Opération Sky : les coups de filet n’attrapent pas les gros poissons

Temps de lecture : 3 minutes
Geert Lenssens
Auteur⸱e
Fabrice Claes
Traducteur⸱trice Fabrice Claes

Pour Geert Lenssens, avocat, le gouvernement doit au plus vite élaborer de nouvelles lois sur les téléphones cryptés tout en suivant la trace des narcodollars.

Après avoir réussi à s’infiltrer, la semaine passée, dans le réseau de téléphones cryptés Sky ECC, la police et divers responsables politiques ont affirmé avoir asséné un coup fatal à la mafia belgo-néerlandaise de la drogue. Cependant, Walter Damen, avocat pénaliste, est venu jouer les trouble-fête en précisant que nous avons gagné une bataille, mais certainement pas la guerre. Tous les barons de la drogue ont en effet appris, la semaine passée également, que le Beaujolais nouveau était arrivé sous la forme d’un nouveau fournisseur ultrasécurisé, NO.1BC (De Standaard, 12 mars). Au même moment, le procureur fédéral annonçait, non sans cynisme, qu’avec les moyens dont la police et la justice disposent actuellement, il faudrait 685 ans pour analyser toutes les données interceptées sur le réseau des cryptophones Sky-ECC.

L’heure n’est donc ni aux réjouissances, ni au triomphalisme. Bien entendu, la police et le parquet méritent toutes nos félicitations. Ils ont effectivement réussi à totalement ébranler le quotidien des narcotrafiquants et des criminels en col blanc, voire de certains collègues en toge noire. Mais tant qu’il y aura une demande pour le produit, l’offre continuera d’exister, par l’entremise de toute une industrie hiérarchisée.

L’Hydre de Lerne

Ce n’est pas la première fois que l’on s’attaque à un certain type de criminalité en oubliant pourquoi elle a été créée. Au début de l’année 2018, un certain Vincent Ramos a été arrêté. C’était le CEO d’une entreprise canadienne, Phantom Secure. Cette entreprise, qui commercialisait des téléphones BlackBerry du même calibre que les téléphones Sky ECC, comptait 20 000 clients, dont les fameux cartels de la drogue mexicains et les Hells Angels. L’homme fournissait sciemment la criminalité organisée, car son produit avait été spécialement développé à cet effet. Il a été condamné, il purge actuellement sa peine aux États-Unis et le CEO de Sky ECC suivra la même voie. Les forces de police françaises et néerlandaises sont aussi parvenues, récemment, à craquer les cryptophones d’Encrochat, ce qui a permis de mettre hors d’état de nuire des réseaux entiers de narcotrafiquants.
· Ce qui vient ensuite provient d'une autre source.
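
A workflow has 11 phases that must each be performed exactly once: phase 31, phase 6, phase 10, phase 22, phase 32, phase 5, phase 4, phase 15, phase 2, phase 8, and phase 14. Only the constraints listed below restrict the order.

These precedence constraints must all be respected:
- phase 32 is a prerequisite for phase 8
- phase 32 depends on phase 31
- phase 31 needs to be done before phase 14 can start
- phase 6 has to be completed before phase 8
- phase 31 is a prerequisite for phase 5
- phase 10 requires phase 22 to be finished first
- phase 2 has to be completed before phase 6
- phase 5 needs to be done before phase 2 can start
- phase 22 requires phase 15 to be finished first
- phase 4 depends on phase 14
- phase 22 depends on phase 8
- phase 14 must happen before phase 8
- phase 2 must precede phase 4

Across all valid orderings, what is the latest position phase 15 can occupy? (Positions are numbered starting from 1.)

9

Following every chain forward from phase 15, the phases that must come later are phase 10, phase 22 — 2 of them.
With 2 mandatory successors out of 11 phases total, the latest slot for phase 15 is 11−2 = 9, and it's reachable by doing all non-successors before phase 15.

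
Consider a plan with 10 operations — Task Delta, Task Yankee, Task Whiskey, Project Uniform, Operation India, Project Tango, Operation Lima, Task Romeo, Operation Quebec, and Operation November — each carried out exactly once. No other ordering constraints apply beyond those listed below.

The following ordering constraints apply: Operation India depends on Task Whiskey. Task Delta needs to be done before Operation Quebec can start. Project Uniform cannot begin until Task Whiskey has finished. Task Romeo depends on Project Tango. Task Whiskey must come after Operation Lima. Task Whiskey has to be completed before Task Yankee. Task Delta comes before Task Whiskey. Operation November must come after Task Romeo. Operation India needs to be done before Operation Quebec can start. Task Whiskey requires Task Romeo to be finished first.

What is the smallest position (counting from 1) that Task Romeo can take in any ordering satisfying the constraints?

2

Working backwards through the constraints from Task Romeo, its only required predecessor is Project Tango.
So at minimum 1 operation comes before Task Romeo, putting Task Romeo no earlier than position 2. That position is achievable by scheduling exactly that predecessor first.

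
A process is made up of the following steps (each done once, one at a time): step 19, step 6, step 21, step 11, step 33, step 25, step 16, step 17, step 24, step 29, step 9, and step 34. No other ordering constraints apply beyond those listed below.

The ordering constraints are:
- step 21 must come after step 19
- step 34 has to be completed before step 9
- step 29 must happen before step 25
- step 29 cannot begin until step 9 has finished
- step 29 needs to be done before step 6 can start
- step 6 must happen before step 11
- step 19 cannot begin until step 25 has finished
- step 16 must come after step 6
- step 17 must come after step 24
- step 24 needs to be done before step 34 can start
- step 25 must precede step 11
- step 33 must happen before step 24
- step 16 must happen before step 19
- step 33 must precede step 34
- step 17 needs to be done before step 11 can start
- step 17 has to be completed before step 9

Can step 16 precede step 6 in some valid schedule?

Following step 6 → step 16, step 6 must precede step 16 in every valid ordering.
Hence step 16 can never be scheduled before step 6.

No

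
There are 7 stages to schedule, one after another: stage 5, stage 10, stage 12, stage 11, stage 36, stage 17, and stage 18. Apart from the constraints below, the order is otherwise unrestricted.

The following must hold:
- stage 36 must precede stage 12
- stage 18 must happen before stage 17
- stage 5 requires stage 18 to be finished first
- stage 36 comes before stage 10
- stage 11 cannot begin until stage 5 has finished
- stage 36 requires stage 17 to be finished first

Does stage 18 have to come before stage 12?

Yes

There is a constraint chain stage 18 → stage 17 → stage 36 → stage 12.
Hence stage 18 necessarily comes before stage 12.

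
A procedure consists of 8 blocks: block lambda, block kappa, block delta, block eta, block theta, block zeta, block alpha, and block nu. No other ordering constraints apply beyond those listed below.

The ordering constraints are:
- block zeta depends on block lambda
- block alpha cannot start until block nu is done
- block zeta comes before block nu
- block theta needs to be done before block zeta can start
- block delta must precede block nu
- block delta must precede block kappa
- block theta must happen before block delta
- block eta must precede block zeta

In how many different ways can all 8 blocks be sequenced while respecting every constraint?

74

The blocks with no prerequisites are block lambda, block eta, block theta; any of them can be placed first.
Counting all ways to extend the partial order to a total order gives 74.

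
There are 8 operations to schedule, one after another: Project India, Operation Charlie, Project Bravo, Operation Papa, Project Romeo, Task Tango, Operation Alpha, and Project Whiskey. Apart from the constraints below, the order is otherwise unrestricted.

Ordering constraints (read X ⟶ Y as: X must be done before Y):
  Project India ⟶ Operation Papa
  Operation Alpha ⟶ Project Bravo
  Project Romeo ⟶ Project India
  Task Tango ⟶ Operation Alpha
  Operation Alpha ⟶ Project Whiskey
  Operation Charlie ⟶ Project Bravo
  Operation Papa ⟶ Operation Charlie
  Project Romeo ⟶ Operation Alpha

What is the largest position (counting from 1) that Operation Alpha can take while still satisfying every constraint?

6

The operations that are forced after Operation Alpha, directly or by a chain of constraints, are Project Bravo, Project Whiskey. That's 2 operations.
With 2 mandatory successors out of 8 operations total, the latest slot for Operation Alpha is 8−2 = 6, and it's reachable by doing all non-successors before Operation Alpha.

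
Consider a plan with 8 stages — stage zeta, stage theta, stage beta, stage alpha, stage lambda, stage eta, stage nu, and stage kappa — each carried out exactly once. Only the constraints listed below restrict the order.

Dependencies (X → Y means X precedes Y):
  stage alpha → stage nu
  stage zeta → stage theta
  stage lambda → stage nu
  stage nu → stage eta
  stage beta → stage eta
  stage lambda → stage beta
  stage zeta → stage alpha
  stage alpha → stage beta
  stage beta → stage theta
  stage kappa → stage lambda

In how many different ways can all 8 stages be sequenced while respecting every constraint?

The stages with no prerequisites are stage zeta, stage kappa; any of them can be placed first.
Enumerating by repeatedly choosing an available stage (one whose prerequisites are all placed) gives 30 distinct complete orderings.

30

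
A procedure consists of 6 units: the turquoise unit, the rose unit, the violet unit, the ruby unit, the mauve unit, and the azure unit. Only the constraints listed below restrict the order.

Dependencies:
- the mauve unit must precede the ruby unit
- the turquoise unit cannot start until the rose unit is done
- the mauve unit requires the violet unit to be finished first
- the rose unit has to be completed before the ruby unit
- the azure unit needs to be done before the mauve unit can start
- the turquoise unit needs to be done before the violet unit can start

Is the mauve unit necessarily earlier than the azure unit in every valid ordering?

No

In fact the dependencies run the other way: the azure unit → the mauve unit.
So the mauve unit does not have to come before the azure unit — it cannot.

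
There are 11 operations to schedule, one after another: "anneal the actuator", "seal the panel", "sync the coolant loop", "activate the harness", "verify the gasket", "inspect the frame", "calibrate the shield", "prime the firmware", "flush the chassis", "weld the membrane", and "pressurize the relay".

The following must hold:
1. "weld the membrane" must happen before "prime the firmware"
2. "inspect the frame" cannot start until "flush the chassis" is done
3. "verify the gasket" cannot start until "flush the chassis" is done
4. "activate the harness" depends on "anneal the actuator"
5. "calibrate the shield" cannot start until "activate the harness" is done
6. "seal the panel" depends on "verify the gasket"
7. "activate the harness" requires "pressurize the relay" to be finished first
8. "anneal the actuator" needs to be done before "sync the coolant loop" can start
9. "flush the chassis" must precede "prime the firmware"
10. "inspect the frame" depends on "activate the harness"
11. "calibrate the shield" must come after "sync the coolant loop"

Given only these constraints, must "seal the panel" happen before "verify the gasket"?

No

The constraints actually force "verify the gasket" before "seal the panel" (via "verify the gasket" → "seal the panel"), not the other way around.
So "seal the panel" never precedes "verify the gasket".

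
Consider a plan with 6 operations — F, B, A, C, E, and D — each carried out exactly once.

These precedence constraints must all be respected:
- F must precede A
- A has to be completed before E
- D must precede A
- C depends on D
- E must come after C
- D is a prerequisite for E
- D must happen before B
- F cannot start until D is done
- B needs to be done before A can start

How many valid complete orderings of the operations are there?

Only D has no prerequisites, so it must go first.
Counting all ways to extend the partial order to a total order gives 8.

8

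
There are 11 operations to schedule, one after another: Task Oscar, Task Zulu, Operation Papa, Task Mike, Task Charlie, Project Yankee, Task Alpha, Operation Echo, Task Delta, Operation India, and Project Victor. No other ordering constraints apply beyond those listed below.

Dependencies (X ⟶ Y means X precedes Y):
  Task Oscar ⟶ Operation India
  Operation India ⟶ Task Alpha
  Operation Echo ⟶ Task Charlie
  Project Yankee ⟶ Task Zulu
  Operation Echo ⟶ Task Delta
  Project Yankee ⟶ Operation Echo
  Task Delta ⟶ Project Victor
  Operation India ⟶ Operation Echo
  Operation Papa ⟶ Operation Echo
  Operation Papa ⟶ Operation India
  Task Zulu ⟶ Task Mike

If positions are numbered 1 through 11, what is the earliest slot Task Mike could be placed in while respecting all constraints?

3

The operations that are forced before Task Mike, directly or transitively, are Task Zulu, Project Yankee. That's 2 operations.
With 2 mandatory predecessors, the earliest Task Mike can sit is position 2+1 = 3, and placing just those 2 first achieves it.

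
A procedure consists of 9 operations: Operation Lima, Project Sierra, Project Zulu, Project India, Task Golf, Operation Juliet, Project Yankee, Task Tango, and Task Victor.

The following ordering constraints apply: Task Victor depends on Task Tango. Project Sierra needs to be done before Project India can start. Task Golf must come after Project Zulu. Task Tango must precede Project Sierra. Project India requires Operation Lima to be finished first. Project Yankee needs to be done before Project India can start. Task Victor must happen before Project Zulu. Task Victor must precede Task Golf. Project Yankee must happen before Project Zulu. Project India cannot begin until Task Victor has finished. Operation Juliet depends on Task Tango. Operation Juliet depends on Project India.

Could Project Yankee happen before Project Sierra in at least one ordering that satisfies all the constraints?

The constraints leave Project Yankee and Project Sierra unordered relative to each other; nothing requires Project Sierra earlier.
That means at least one valid schedule has Project Yankee before Project Sierra.

Yes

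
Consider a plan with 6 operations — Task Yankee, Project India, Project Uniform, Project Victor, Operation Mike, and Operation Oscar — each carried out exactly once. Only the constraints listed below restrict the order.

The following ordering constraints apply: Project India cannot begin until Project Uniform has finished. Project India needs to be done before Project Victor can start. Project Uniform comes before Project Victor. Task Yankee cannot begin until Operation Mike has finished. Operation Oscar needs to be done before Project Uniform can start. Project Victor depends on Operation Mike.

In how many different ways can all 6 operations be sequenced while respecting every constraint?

14

The operations with no prerequisites are Operation Mike, Operation Oscar; any of them can be placed first.
Counting all ways to extend the partial order to a total order gives 14.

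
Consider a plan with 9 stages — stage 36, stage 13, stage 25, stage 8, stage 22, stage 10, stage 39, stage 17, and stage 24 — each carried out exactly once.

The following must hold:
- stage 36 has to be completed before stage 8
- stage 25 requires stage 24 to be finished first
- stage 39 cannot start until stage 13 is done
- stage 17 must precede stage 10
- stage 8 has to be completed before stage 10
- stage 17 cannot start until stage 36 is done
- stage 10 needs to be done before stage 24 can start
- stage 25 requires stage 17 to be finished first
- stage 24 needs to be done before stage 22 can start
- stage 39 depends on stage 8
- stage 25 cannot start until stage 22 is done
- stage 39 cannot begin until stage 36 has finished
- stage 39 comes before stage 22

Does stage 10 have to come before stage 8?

No

In fact the dependencies run the other way: stage 8 → stage 10.
So stage 10 never precedes stage 8.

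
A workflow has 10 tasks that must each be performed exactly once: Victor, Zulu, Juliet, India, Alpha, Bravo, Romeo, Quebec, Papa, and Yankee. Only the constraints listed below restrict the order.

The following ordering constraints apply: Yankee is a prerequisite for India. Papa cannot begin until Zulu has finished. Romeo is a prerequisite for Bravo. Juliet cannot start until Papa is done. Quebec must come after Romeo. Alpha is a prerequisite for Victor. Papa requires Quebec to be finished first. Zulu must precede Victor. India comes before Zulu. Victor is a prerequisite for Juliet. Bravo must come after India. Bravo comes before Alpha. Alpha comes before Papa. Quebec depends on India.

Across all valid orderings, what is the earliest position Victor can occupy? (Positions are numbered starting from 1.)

7

Every task that must precede Victor has to come before it. Tracing all chains that end at Victor, those tasks are: Zulu, India, Alpha, Bravo, Romeo, Yankee — 6 in total.
With 6 mandatory predecessors, the earliest Victor can sit is position 6+1 = 7, and placing just those 6 first achieves it.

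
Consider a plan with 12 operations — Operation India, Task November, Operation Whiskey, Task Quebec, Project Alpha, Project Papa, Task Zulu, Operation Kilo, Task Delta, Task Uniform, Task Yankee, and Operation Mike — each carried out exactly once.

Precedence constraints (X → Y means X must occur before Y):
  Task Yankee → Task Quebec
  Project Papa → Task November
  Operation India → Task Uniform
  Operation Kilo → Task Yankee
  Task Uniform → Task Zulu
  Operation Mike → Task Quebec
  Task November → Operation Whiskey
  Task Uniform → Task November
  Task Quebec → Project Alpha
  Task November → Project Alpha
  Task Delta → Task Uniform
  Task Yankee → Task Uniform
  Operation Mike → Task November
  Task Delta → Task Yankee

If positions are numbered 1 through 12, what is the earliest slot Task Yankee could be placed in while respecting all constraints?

3

The operations that are forced before Task Yankee, directly or transitively, are Operation Kilo, Task Delta. That's 2 operations.
So at minimum 2 operations come before Task Yankee, putting Task Yankee no earlier than position 3. That position is achievable by scheduling exactly those predecessors first.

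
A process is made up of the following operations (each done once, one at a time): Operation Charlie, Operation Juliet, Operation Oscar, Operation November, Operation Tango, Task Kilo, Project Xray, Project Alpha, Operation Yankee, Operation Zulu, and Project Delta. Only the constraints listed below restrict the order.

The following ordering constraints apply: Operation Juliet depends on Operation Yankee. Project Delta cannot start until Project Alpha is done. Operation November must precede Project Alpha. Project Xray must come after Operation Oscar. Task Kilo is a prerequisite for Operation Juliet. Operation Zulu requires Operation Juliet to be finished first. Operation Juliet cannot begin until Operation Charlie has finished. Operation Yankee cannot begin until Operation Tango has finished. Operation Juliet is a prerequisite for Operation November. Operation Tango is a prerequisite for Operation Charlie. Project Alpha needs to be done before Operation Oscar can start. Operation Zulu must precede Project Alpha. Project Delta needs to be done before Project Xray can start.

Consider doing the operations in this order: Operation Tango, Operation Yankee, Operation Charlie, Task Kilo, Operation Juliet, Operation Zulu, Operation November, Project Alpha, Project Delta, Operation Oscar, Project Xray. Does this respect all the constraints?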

Walter Damen a raison de jouer les rabat-joie, car quand on cherche un peu sur internet ou sur le darknet, on trouve sans grande difficulté différentes sortes de téléphones alternatifs. Le milieu de la drogue est comme l’Hydre de Lerne : quand on lui coupe une tête, elle repousse automatiquement.

Encadrer les téléphones cryptés

Plutôt que sabler le champagne, le gouvernement De Croo ferait bien de se pencher sur les problèmes sous-jacents. Les téléphones cryptés sont indispensables dans le milieu de la drogue. Interdire ces téléphones et cette technologie, ce serait aller trop loin, mais pourquoi ne pas encadrer l’utilisation de ces appareils en imposant des procédures, des registres et des licences ?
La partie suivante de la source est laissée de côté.